Since the new MCO (managed care organization) system is SO new to the Medicaid system in North Carolina (as in since February 1, 2013), I though it would be prudent to explain what the in the heck is the MCO jurisdiction system.
An MCO is defined, generally, as: a health care provider or a group or organization of medical service providers who offers managed care health plans. It is a health organization that contracts with insurers or self-insured employers and finances and delivers health care using a specific provider network and specific services and products.
In NC, the MCOs are the messengers to the Division of Medical Assistance (DMA)…the middlemen…the ears of DMA. Instead of 100 separate LMEs, the 11 or so MCOs are supposed to create more of a state-wide, uniform Medicaid criteria. Now, I am not sure if the below image correctly depicts the jurisdictions of all the MCOs. It seems as though the MCOs’ jurisdictions change quite often, but the image below is the most current jurisdiction map I could find. Please, if someone else has a more current map, please share.
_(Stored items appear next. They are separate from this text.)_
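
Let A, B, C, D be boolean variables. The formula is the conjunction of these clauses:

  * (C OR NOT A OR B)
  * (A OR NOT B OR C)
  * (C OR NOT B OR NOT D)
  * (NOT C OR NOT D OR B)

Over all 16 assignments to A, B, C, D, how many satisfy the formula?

9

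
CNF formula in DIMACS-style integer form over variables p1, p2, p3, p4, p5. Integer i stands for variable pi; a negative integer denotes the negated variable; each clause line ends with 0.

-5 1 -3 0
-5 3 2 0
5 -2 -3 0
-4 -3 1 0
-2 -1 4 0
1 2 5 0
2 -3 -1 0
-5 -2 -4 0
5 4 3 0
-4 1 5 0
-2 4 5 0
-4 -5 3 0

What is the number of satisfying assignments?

3

The models are:
  p1=F p2=T p3=F p4=F p5=T
  p1=T p2=F p3=F p4=T p5=F
  p1=T p2=T p3=F p4=T p5=F
Count: 3.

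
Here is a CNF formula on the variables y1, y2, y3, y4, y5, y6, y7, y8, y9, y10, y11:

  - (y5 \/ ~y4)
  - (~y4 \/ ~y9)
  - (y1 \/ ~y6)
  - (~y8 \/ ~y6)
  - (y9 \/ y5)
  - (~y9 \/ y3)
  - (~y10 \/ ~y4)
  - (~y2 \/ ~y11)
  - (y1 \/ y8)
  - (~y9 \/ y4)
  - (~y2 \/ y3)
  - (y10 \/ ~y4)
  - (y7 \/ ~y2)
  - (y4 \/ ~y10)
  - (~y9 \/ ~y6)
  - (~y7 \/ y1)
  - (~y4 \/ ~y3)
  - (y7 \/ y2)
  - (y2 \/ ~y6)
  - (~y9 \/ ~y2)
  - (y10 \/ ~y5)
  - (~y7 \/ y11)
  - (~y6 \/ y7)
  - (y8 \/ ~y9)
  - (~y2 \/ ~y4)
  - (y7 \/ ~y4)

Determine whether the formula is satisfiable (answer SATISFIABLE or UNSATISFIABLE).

UNSATISFIABLE

y4 = True:
  propagation gives y5=True, y9=False, y10=False; an empty clause results — contradiction.
y4 = False:
  propagation gives y9=False, y5=True, y10=False; an empty clause results — contradiction.
Every branch closes, so no satisfying assignment exists.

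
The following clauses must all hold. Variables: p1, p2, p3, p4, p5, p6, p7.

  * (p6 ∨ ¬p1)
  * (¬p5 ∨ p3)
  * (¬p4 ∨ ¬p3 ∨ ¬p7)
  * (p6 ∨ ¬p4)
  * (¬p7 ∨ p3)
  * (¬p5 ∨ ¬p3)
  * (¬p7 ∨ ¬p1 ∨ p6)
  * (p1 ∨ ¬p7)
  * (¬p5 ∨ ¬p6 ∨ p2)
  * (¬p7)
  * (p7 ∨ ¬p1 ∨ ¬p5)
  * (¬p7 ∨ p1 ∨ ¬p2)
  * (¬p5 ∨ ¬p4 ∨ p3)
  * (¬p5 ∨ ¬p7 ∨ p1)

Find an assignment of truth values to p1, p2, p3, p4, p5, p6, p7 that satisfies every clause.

p1=False, p2=False, p3=False, p4=False, p5=False, p6=True, p7=False

Check each clause:
  1. (p6 ∨ ¬p1) — p6 is true.
  2. (p3 ∨ ¬p5) — ¬p5 is true.
  3. (¬p4 ∨ ¬p7 ∨ ¬p3) — ¬p7 is true.
  4. (p6 ∨ ¬p4) — ¬p4 is true.
  5. (¬p7 ∨ p3) — ¬p7 is true.
  6. (¬p5 ∨ ¬p3) — ¬p5 is true.
  7. (¬p1 ∨ p6 ∨ ¬p7) — ¬p7 is true.
  8. (¬p7 ∨ p1) — ¬p7 is true.
  9. (p2 ∨ ¬p5 ∨ ¬p6) — ¬p5 is true.
  10. (¬p7) — ¬p7 is true.
  11. (¬p1 ∨ p7 ∨ ¬p5) — ¬p5 is true.
  12. (p1 ∨ ¬p2 ∨ ¬p7) — ¬p7 is true.
  13. (¬p4 ∨ ¬p5 ∨ p3) — ¬p4 is true.
  14. (p1 ∨ ¬p5 ∨ ¬p7) — ¬p5 is true.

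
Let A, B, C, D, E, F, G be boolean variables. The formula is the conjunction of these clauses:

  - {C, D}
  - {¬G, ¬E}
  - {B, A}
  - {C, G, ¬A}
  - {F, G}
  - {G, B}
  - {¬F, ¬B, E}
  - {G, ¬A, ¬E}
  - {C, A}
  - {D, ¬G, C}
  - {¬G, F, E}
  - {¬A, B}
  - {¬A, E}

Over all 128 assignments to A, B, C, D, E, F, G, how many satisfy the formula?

The models are:
  A=0 B=1 C=1 D=0 E=1 F=1 G=0
  A=0 B=1 C=1 D=1 E=1 F=1 G=0
That's 2 in total.

2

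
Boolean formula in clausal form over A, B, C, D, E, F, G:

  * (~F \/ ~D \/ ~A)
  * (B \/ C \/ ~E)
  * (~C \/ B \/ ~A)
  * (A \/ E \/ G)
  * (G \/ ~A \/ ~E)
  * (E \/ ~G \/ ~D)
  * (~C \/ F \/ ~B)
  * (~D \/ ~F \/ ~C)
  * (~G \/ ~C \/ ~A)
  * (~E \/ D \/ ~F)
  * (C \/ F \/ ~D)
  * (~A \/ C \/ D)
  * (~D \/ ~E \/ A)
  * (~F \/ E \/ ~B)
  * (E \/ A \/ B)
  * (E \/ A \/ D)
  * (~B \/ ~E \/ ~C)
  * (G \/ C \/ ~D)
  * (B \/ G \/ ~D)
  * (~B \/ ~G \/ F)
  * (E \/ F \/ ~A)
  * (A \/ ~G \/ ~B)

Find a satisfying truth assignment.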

According to DMA Clinical Policy 8C, a Medicaid recipient, under the age of 21, who wants to seek mental health services by a therapist (Outpatient Behavioral Health services) is required to have an “individual, verbal or written referral, based on the beneficiary’s treatment needs by a Community Care of North Carolina/Carolina Access (CCNC/CA) primary care provider, the LME-MCO or a Medicaid-enrolled psychiatrist.”
Medicaid recipients over the age of 21 can self-refer him or herself to mental health services.
Adam Lanza, the boy who shot so many innocent children and teachers in Connecticut, was 20-years-old at the time of the horrible event.
Yet, if he lived in North Carolina, he could not have self-referred himself to receive therapy. He would have needed to see a doctor first.
I understand that Medicaid recipients under the age of 21 CAN see a therapist. But, by placing another hoop for them to jump through (seeing another doctor first), just makes it that much harder to receive therapy. If access to mental health services is that important, why make it more difficult for Medicaid recipients under 21?
Surely, a 20-year-old Medicaid recipient has the capability to determine whether he or she is in need of therapy.